Recent Nobel winners echo King’s wise words
Fresno Bee, January 14, 2012
Martin Luther King was awarded the Nobel Peace Prize in 1964. In December of 2011, the Peace Prize was awarded to three women: Ellen Johnson Sirleaf, the President of Liberia; Leyma Gbowee, a peace activist from Liberia; and Tawakkol Karman, a leader of the Yemeni version of the Arab Spring. These women represent the power of women’s movements for peace in Africa and the Middle East. In their Nobel Prize speeches, they each cited Martin Luther King as a source of hope and inspiration.
Gbowee’s speech recounted the terror of war in Liberia, which included rape and sexual abuse. Despite the horrors she had witnessed, she remained hopeful that nonviolence can improve things. She quoted King’s words: “Violence never brings permanent peace. It solves no social problem; it merely creates new and more complicated ones.”
Sirleaf spoke of the need for continued expansion of democracy and women’s rights. She said, “I urge my sisters, and my brothers, not to be afraid. Be not afraid to denounce injustice, though you may be outnumbered. Be not afraid to seek peace, even if your voice may be small.
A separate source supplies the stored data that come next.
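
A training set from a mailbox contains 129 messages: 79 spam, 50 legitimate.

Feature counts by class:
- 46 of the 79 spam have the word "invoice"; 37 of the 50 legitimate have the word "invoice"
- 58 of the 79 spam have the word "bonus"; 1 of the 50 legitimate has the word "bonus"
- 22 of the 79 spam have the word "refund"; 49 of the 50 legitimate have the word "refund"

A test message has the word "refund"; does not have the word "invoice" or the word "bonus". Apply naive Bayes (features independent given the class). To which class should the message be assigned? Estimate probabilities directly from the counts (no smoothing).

legitimate

spam: (79/129) × (33/79) × (21/79) × (22/79) ≈ 0.018937
legitimate: (50/129) × (13/50) × (49/50) × (49/50) ≈ 0.0967845
Highest score → legitimate.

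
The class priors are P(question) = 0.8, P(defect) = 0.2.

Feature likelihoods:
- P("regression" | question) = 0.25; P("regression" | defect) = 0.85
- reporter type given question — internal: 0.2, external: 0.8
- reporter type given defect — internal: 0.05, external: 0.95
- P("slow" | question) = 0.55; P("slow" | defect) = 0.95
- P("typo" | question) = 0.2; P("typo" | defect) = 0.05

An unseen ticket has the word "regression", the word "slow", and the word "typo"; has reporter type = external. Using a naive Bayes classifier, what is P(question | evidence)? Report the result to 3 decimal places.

question: 0.8 × 0.25 × 0.8 × 0.55 × 0.2 = 0.0176
defect: 0.2 × 0.85 × 0.95 × 0.95 × 0.05 = 0.00767125
P(question | x) = 0.0176 / 0.02527125 ≈ 0.696

0.696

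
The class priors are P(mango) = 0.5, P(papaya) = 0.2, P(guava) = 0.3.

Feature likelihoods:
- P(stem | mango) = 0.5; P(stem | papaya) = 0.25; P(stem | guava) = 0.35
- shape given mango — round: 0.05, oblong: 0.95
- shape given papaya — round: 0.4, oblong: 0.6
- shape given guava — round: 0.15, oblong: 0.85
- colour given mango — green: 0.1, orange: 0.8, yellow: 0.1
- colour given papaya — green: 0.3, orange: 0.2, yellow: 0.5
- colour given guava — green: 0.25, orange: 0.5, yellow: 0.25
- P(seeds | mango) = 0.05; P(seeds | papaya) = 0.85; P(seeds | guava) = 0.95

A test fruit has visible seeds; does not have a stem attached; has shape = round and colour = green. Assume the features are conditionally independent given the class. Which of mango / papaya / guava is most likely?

mango: 0.5 × (1−0.5) × 0.05 × 0.1 × 0.05 = 0.0000625
papaya: 0.2 × (1−0.25) × 0.4 × 0.3 × 0.85 = 0.0153
guava: 0.3 × (1−0.35) × 0.15 × 0.25 × 0.95 = 0.006946875
Highest score → papaya.

papaya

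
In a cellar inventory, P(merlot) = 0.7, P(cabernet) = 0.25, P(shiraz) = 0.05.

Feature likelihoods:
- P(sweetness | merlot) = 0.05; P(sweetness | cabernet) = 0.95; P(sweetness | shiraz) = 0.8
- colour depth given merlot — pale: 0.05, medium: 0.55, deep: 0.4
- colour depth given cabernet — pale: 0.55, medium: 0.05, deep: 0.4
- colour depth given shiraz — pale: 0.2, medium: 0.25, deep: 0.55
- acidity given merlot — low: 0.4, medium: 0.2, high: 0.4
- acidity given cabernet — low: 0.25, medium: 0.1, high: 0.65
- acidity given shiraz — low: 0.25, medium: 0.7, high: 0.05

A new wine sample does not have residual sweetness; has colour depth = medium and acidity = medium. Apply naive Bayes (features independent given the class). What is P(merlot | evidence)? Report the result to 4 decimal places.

merlot: 0.7 × (1−0.05) × 0.55 × 0.2 = 0.07315
cabernet: 0.25 × (1−0.95) × 0.05 × 0.1 = 0.0000625
shiraz: 0.05 × (1−0.8) × 0.25 × 0.7 = 0.00175
P(merlot | x) = 0.07315 / 0.0749625 ≈ 0.9758

0.9758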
Be not afraid to demand peace.” And she cited King’s optimistic idea that “The arc of the moral universe is long, but it bends toward justice.”
Karman is the youngest person, and the first Arab woman, to be awarded the Peace Prize. In her speech she said that King’s idea of “the art of living in harmony” remains the most important thing we need to master. She expressed her hope as follow: “Mankind’s feeling of responsibility to create a decent life and make it worth living with dignity has always been stronger than the will to kill life. Despite great battles, the survival of the human race is the clearest expression of mankind’s yearning for reconstruction, not for destruction, for progress, not for regression and death.” Despite obstacles in Yemen and elsewhere, she foresees “a humane, prosperous and generous history full of love and fraternity.”
The spirit of hope in the face of violence and injustice is central to King’s message. In his last sermon in Memphis on April 3, 1968, he acknowledged the threats against him. But he explained that the struggle for justice was more important than his own life. King concluded: “Like anybody, I would like to live a long life. Longevity has its place. But I’m not concerned about that now. I just want to do God’s will.” He was killed the next day at age 39.
In that last sermon, he explained how moral courage works by retelling the story of the Good Samaritan. In Jesus’ original parable, two people—a priest and a Levite—walk past a wounded man on the road to Jericho. Only the Samaritan stops and helps.
King suggests that the first two men were too afraid to stop. The road to Jericho was dangerous—a prime place to be ambushed. The priest and the Levite may have been concerned about their own safety, possibly worrying that the injured man was faking it in order to take advantage.
King explains that they may have thought, “If I stop to help this man, what will happen to me?” But the Samaritan reversed the question: “If I do not stop to help this man, what will happen to him?”
This reversal is the key. When we stop asking, “what will happen to me?” and start asking, “what will happen to him?” our perspective is changed. Suspicion is replaced by care. Fear is transformed into hope. And self-interest becomes compassion.
It is hazardous to help others and to speak out against injustice. Evil dictators crush resistance; and bad guys do take advantage. But people who risk doing good, tend to experience the world in a hopeful, optimistic way.
In his own Nobel Prize speech, King admitted that “those who pioneer in the struggle for peace and freedom will still face uncomfortable jail terms and painful threats of death.” But in the end King says that it is possible to see “a tunnel of hope through the dark mountain of despair.” The fact that this message is being shared in places like Yemen and Liberia is good reason to remain hopeful.